Martin Luther King III, son of the famed US civil rights leader Martin Luther King Jr., visited Jerusalem on Sunday to present the 2016 Unsung Hero Award to a trio of Israeli activists for their work on behalf of Ethiopian Jewish immigrants to Israel.

The award was given for the first time ever outside the US and honored Israeli musician Idan Raichel, former MK Pnina Tamano-Shata, and journalist Anat Saragusti on behalf of the Drum Major Institute.

“My dad’s mission was initially around the modern civil rights movement,” said King III, who was only ten years old when his father was assassinated in 1968. “He started as a civil rights leader, but I believe he became a human rights leader.”

“The philosophy that Dad used was non-violence,” King III said. “I still believe that it’s possible, even in the face of all kinds of terrorism. I have to believe that the philosophy of nonviolence will work and I’m here in that spirit to honor the honorees today.”

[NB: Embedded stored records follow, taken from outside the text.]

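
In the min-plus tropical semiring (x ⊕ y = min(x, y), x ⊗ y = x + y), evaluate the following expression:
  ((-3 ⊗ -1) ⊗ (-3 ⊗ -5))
((-3 ⊗ -1) ⊗ (-3 ⊗ -5)) = -12

Expand innermost to outermost. Recall ⊕ takes the minimum of its arguments and ⊗ takes their sum. Working out the expression ((-3 ⊗ -1) ⊗ (-3 ⊗ -5)) gives -12.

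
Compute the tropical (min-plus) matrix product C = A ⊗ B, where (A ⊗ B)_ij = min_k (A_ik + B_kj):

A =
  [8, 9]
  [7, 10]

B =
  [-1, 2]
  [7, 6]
A ⊗ B =
  [7, 10]
  [6, 9]

Apply the min-plus product entry-by-entry:
  C[0][0] = min over k of (A[0][0] + B[0][0] = 8 + -1 = 7, A[0][1] + B[1][0] = 9 + 7 = 16) = 7 (attained at k = 0)
  C[0][1] = min over k of (A[0][0] + B[0][1] = 8 + 2 = 10, A[0][1] + B[1][1] = 9 + 6 = 15) = 10 (attained at k = 0)
  C[1][0] = min over k of (A[1][0] + B[0][0] = 7 + -1 = 6, A[1][1] + B[1][0] = 10 + 7 = 17) = 6 (attained at k = 0)
  C[1][1] = min over k of (A[1][0] + B[0][1] = 7 + 2 = 9, A[1][1] + B[1][1] = 10 + 6 = 16) = 9 (attained at k = 0)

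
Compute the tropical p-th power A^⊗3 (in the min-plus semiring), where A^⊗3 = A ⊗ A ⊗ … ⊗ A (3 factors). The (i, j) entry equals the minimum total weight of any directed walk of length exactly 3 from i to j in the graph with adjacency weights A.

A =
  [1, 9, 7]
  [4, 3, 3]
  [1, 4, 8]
A^⊗3 =
  [3, 11, 9]
  [5, 9, 9]
  [3, 10, 9]

Each entry (A^⊗3)_ij equals the minimum over all length-3 walks i = v_0 → v_1 → … → v_3 = j of Σ_t A[v_t][v_{t+1}]. For example, for (i, j) = (0, 2) we minimise over 9 possible intermediate vertex sequences; the minimum is 9, attained along the walk 0 → 0 → 0 → 2.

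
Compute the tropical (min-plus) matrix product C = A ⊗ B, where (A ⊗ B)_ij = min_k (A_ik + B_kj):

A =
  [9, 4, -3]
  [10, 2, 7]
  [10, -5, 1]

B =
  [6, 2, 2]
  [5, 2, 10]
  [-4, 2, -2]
A ⊗ B =
  [-7, -1, -5]
  [3, 4, 5]
  [-3, -3, -1]

Apply the min-plus product entry-by-entry:
  C[0][0] = min over k of (A[0][0] + B[0][0] = 9 + 6 = 15, A[0][1] + B[1][0] = 4 + 5 = 9, A[0][2] + B[2][0] = -3 + -4 = -7) = -7 (attained at k = 2)
  C[0][1] = min over k of (A[0][0] + B[0][1] = 9 + 2 = 11, A[0][1] + B[1][1] = 4 + 2 = 6, A[0][2] + B[2][1] = -3 + 2 = -1) = -1 (attained at k = 2)
  C[0][2] = min over k of (A[0][0] + B[0][2] = 9 + 2 = 11, A[0][1] + B[1][2] = 4 + 10 = 14, A[0][2] + B[2][2] = -3 + -2 = -5) = -5 (attained at k = 2)
  C[1][0] = min over k of (A[1][0] + B[0][0] = 10 + 6 = 16, A[1][1] + B[1][0] = 2 + 5 = 7, A[1][2] + B[2][0] = 7 + -4 = 3) = 3 (attained at k = 2)
  C[1][1] = min over k of (A[1][0] + B[0][1] = 10 + 2 = 12, A[1][1] + B[1][1] = 2 + 2 = 4, A[1][2] + B[2][1] = 7 + 2 = 9) = 4 (attained at k = 1)
  C[1][2] = min over k of (A[1][0] + B[0][2] = 10 + 2 = 12, A[1][1] + B[1][2] = 2 + 10 = 12, A[1][2] + B[2][2] = 7 + -2 = 5) = 5 (attained at k = 2)
  C[2][0] = min over k of (A[2][0] + B[0][0] = 10 + 6 = 16, A[2][1] + B[1][0] = -5 + 5 = 0, A[2][2] + B[2][0] = 1 + -4 = -3) = -3 (attained at k = 2)
  C[2][1] = min over k of (A[2][0] + B[0][1] = 10 + 2 = 12, A[2][1] + B[1][1] = -5 + 2 = -3, A[2][2] + B[2][1] = 1 + 2 = 3) = -3 (attained at k = 1)
  C[2][2] = min over k of (A[2][0] + B[0][2] = 10 + 2 = 12, A[2][1] + B[1][2] = -5 + 10 = 5, A[2][2] + B[2][2] = 1 + -2 = -1) = -1 (attained at k = 2)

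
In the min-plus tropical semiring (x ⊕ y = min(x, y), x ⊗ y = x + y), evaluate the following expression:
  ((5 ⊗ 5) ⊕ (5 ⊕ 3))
((5 ⊗ 5) ⊕ (5 ⊕ 3)) = 3

Expand innermost to outermost. Recall ⊕ takes the minimum of its arguments and ⊗ takes their sum. Working out the expression ((5 ⊗ 5) ⊕ (5 ⊕ 3)) gives 3.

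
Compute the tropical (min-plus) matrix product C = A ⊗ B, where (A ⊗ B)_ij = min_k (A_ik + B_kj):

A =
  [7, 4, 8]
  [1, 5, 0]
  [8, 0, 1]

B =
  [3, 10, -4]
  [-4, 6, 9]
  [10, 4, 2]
A ⊗ B =
  [0, 10, 3]
  [1, 4, -3]
  [-4, 5, 3]

Apply the min-plus product entry-by-entry:
  C[0][0] = min over k of (A[0][0] + B[0][0] = 7 + 3 = 10, A[0][1] + B[1][0] = 4 + -4 = 0, A[0][2] + B[2][0] = 8 + 10 = 18) = 0 (attained at k = 1)
  C[0][1] = min over k of (A[0][0] + B[0][1] = 7 + 10 = 17, A[0][1] + B[1][1] = 4 + 6 = 10, A[0][2] + B[2][1] = 8 + 4 = 12) = 10 (attained at k = 1)
  C[0][2] = min over k of (A[0][0] + B[0][2] = 7 + -4 = 3, A[0][1] + B[1][2] = 4 + 9 = 13, A[0][2] + B[2][2] = 8 + 2 = 10) = 3 (attained at k = 0)
  C[1][0] = min over k of (A[1][0] + B[0][0] = 1 + 3 = 4, A[1][1] + B[1][0] = 5 + -4 = 1, A[1][2] + B[2][0] = 0 + 10 = 10) = 1 (attained at k = 1)
  C[1][1] = min over k of (A[1][0] + B[0][1] = 1 + 10 = 11, A[1][1] + B[1][1] = 5 + 6 = 11, A[1][2] + B[2][1] = 0 + 4 = 4) = 4 (attained at k = 2)
  C[1][2] = min over k of (A[1][0] + B[0][2] = 1 + -4 = -3, A[1][1] + B[1][2] = 5 + 9 = 14, A[1][2] + B[2][2] = 0 + 2 = 2) = -3 (attained at k = 0)
  C[2][0] = min over k of (A[2][0] + B[0][0] = 8 + 3 = 11, A[2][1] + B[1][0] = 0 + -4 = -4, A[2][2] + B[2][0] = 1 + 10 = 11) = -4 (attained at k = 1)
  C[2][1] = min over k of (A[2][0] + B[0][1] = 8 + 10 = 18, A[2][1] + B[1][1] = 0 + 6 = 6, A[2][2] + B[2][1] = 1 + 4 = 5) = 5 (attained at k = 2)
  C[2][2] = min over k of (A[2][0] + B[0][2] = 8 + -4 = 4, A[2][1] + B[1][2] = 0 + 9 = 9, A[2][2] + B[2][2] = 1 + 2 = 3) = 3 (attained at k = 2)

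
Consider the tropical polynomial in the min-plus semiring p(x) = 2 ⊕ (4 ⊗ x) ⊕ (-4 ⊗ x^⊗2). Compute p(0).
p(0) = -4

A tropical monomial a ⊗ x^⊗i evaluates to a + i · x. Evaluating each term at x = 0:
  Term 0 contributes 2 + 0 · 0 = 2
  Term 1 contributes 4 + 1 · 0 = 4
  Term 2 contributes -4 + 2 · 0 = -4
p(0) = ⊕ of these = min[2, 4, -4] = -4.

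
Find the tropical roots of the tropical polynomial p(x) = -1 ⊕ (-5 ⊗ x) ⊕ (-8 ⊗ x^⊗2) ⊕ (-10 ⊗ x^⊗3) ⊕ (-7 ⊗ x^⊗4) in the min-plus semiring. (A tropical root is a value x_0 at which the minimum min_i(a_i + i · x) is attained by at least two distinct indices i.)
Roots: {-3, 2, 3, 4}

Each tropical root is a break point of the lower envelope of the lines y = a_i + i · x (there are 5 lines, with slopes 0, 1, ..., 4). Only the lines that attain the minimum somewhere contribute to roots; other lines are dominated. Here the surviving (envelope) indices are i = 4, i = 3, i = 2, i = 1, i = 0.
Intersections between consecutive envelope lines give the roots: for adjacent envelope indices i < j the intersection is x = (a_i − a_j) / (j − i). Reading off the sorted break points: {-3, 2, 3, 4}.
Verification: at each break x_0, at least two indices attain the minimum of min_i(a_i + i · x_0).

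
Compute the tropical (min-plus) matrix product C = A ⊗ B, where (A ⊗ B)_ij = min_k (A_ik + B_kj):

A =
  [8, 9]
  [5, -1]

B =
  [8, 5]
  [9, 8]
A ⊗ B =
  [16, 13]
  [8, 7]

Apply the min-plus product entry-by-entry:
  C[0][0] = min over k of (A[0][0] + B[0][0] = 8 + 8 = 16, A[0][1] + B[1][0] = 9 + 9 = 18) = 16 (attained at k = 0)
  C[0][1] = min over k of (A[0][0] + B[0][1] = 8 + 5 = 13, A[0][1] + B[1][1] = 9 + 8 = 17) = 13 (attained at k = 0)
  C[1][0] = min over k of (A[1][0] + B[0][0] = 5 + 8 = 13, A[1][1] + B[1][0] = -1 + 9 = 8) = 8 (attained at k = 1)
  C[1][1] = min over k of (A[1][0] + B[0][1] = 5 + 5 = 10, A[1][1] + B[1][1] = -1 + 8 = 7) = 7 (attained at k = 1)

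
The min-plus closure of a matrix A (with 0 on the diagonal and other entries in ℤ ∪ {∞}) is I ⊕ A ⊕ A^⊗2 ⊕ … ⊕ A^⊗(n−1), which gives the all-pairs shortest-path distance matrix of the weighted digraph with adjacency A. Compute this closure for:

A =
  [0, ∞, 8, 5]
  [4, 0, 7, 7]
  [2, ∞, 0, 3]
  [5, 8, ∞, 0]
Closure =
  [0, 13, 8, 5]
  [4, 0, 7, 7]
  [2, 11, 0, 3]
  [5, 8, 13, 0]

This is the Floyd-Warshall all-pairs shortest-path computation. For each intermediate vertex k = 0, 1, …, 3, update dist[i][j] ← min(dist[i][j], dist[i][k] + dist[k][j]). The final matrix gives, for each (i, j), the minimum total weight of any directed path from i to j (possibly empty when i = j).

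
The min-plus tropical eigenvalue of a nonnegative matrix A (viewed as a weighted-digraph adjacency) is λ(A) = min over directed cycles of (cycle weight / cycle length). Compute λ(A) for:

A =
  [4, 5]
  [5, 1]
λ(A) = 1

Enumerate directed cycles and compute their means (weight / length). Sample:
  cycle 0 → 0: weight = 4, length = 1, mean = 4/1 ≈ 4.000
  cycle 1 → 1: weight = 1, length = 1, mean = 1/1 ≈ 1.000
  cycle 0 → 1 → 0: weight = 10, length = 2, mean = 10/2 ≈ 5.000
  cycle 1 → 0 → 1: weight = 10, length = 2, mean = 10/2 ≈ 5.000
Minimum mean = 1.000, attained e.g. along the cycle 1 → 1 with weight 1 and length 1. So λ(A) = 1/1 = 1.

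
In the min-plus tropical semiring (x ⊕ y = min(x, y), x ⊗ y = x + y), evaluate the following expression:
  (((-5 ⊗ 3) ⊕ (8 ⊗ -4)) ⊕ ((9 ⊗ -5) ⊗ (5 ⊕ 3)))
(((-5 ⊗ 3) ⊕ (8 ⊗ -4)) ⊕ ((9 ⊗ -5) ⊗ (5 ⊕ 3))) = -2

Expand innermost to outermost. Recall ⊕ takes the minimum of its arguments and ⊗ takes their sum. Working out the expression (((-5 ⊗ 3) ⊕ (8 ⊗ -4)) ⊕ ((9 ⊗ -5) ⊗ (5 ⊕ 3))) gives -2.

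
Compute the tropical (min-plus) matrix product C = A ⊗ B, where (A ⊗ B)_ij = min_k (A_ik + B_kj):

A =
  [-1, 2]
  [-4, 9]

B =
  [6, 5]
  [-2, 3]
A ⊗ B =
  [0, 4]
  [2, 1]

Apply the min-plus product entry-by-entry:
  C[0][0] = min over k of (A[0][0] + B[0][0] = -1 + 6 = 5, A[0][1] + B[1][0] = 2 + -2 = 0) = 0 (attained at k = 1)
  C[0][1] = min over k of (A[0][0] + B[0][1] = -1 + 5 = 4, A[0][1] + B[1][1] = 2 + 3 = 5) = 4 (attained at k = 0)
  C[1][0] = min over k of (A[1][0] + B[0][0] = -4 + 6 = 2, A[1][1] + B[1][0] = 9 + -2 = 7) = 2 (attained at k = 0)
  C[1][1] = min over k of (A[1][0] + B[0][1] = -4 + 5 = 1, A[1][1] + B[1][1] = 9 + 3 = 12) = 1 (attained at k = 0)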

The ceremony was held at the Jewish Agency building in Jerusalem and featured remarks by Jewish Agency Chairman Natan Sharansky, a renowned human rights activist in his own right, having spent nine years in a Soviet prison on account of political dissent and activism for rights in the former Soviet Union.

Sharansky spoke of the confluence of causes linking the US civil rights movement, the struggle for Soviet Jewry, and the rescue of Ethiopian Jewry and their absorption into Israel.

“I was in a Soviet prison when Operation Moses occurred, and only from the Soviet press I found out that the Soviets were accusing the Israeli army of kidnapping the citizens of an independent African country,” Sharansky said, referring to the secret Israeli airlift of thousands of Ethiopian Jews to Israel in 1984 that rescued them from a civil war.

“Thousands and thousands of Jews were taken from the heart of Africa and brought here,” he added. “Israel can be very proud that we are the only country in the world that took thousands of citizens of Africa and brought them here not as slaves, not as foreign workers, not as refugees, but as full citizens.”

Sharansky also described the connections between the American civil rights movement and the activism on behalf of Soviet Jewry.

“It’s not well-enough known that the leading figures of the student struggle for Soviet Jewry in America all came from the human rights movement,” Sharansky said. “People were still at the demonstrations together with Martin Luther King Jr. and decided to create the struggle for Soviet Jewry.”

“So it’s all closing so many circles,” Sharansky concluded.